I really liked Mailbox (later acquired by Dropbox). It was clean, easy, zero inbox with one million user signups at the beginning and what happened to them? Went to the kitchen sink... I expect the same from this.
Cool product. From a design perspective I really love the website, you've done extremely well. Just a small note I believe the typography could be improved by implementing more headers.
I was hoping that this was going to be about using plaintext emails. It's pretty cool, though. I have a very similar workflow with mutt and a few keybindings.
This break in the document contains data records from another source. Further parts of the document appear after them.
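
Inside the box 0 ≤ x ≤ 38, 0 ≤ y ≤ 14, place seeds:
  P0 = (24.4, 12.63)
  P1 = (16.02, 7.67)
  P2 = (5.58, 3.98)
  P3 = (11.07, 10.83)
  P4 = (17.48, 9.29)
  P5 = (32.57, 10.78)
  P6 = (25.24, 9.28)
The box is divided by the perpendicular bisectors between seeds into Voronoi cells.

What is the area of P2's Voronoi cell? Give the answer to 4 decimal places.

1. box [0,38]×[0,14]: [(0, 0) (38, 0) (38, 14) (0, 14)]
2. ⊥bis P2·P0 via (14.99,8.305): [(0, 0) (18.8071, 0) (12.3725, 14) (0, 14)]  |A|=218.2572
3. ⊥bis P2·P1 via (10.8,5.825): [(0, 0) (12.8588, 0) (7.9106, 14) (0, 14)]  |A|=145.3858
4. ⊥bis P2·P3 via (8.325,7.405): [(0, 0) (12.8588, 0) (10.999, 5.2619) (0.0963, 14) (0, 14)]  |A|=111.2446
5. ⊥bis P2·P4 via (11.53,6.635): [(0, 0) (12.8588, 0) (10.999, 5.2619) (0.0963, 14) (0, 14)]  |A|=111.2446
6. ⊥bis P2·P5 via (19.075,7.38): [(0, 0) (12.8588, 0) (10.999, 5.2619) (0.0963, 14) (0, 14)]  |A|=111.2446
7. ⊥bis P2·P6 via (15.41,6.63): [(0, 0) (12.8588, 0) (10.999, 5.2619) (0.0963, 14) (0, 14)]  |A|=111.2446
8. canonical 5-gon: [(0, 0) (12.8588, 0) (10.999, 5.2619) (0.0963, 14) (0, 14)]
9. shoelace: 111.2446

Area of P2's cell: 111.2446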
The app itself is yet-another-email-client. Those original verbs in the screenshot are just pre-built macros. I don't consider "Inbox Zero" a worthy goal -- because the REAL goal should be reducing your total volume of email, by conducting one's work in a way that minimizes reliance and interactions with other people for day-to-day matters.
IMHO the REAL solution to less email is smarter communications and personal empowerment: keep your meetings short and laser-focused, keep conversations focused and purposeful, make sure everyone is in sync before beginning, and don't hire/work with stupids. I shouldn't have to email Bob just to ask him to request deliverable X -- I should be empowered (and intelligent) enough to get X on my own, and if I don't know how then I should use my powers of observation and inference to figure that out.
People over-rely on email, and on communication in general.
Page is pretty well put together (indicating some time was spent) - all the JS is for the "fancy" fading/sliding effects and is quite comment. Parent is being harsh, but you're also being too reactionary.
* Email software
* Main design aesthetical feature is whitespace
* Generic name
* Monochromatic gradient
* Modern typestack
* Rounded buttons
* Made with heart emojis
This landing page and design could have been generated by software that intentionally crafted status quo product examples, and I would not be able to tell it apart from something legitimately created.
This is a product of the times, not a product pushing the our times forward. It really is like the output of a Markov chain product generator.
My inbox is often more of a conversation that I fade in and out of. Sometimes it resembles a facebook feed. Granted, I'm not a type A personality, but not all email is has to be "done" anymore than all reading books need to be "done". They can be continuous reference or contemplation for a time.
I guess it depends on if we are talking about work email or personal email. Perhaps even more, it's just about perception.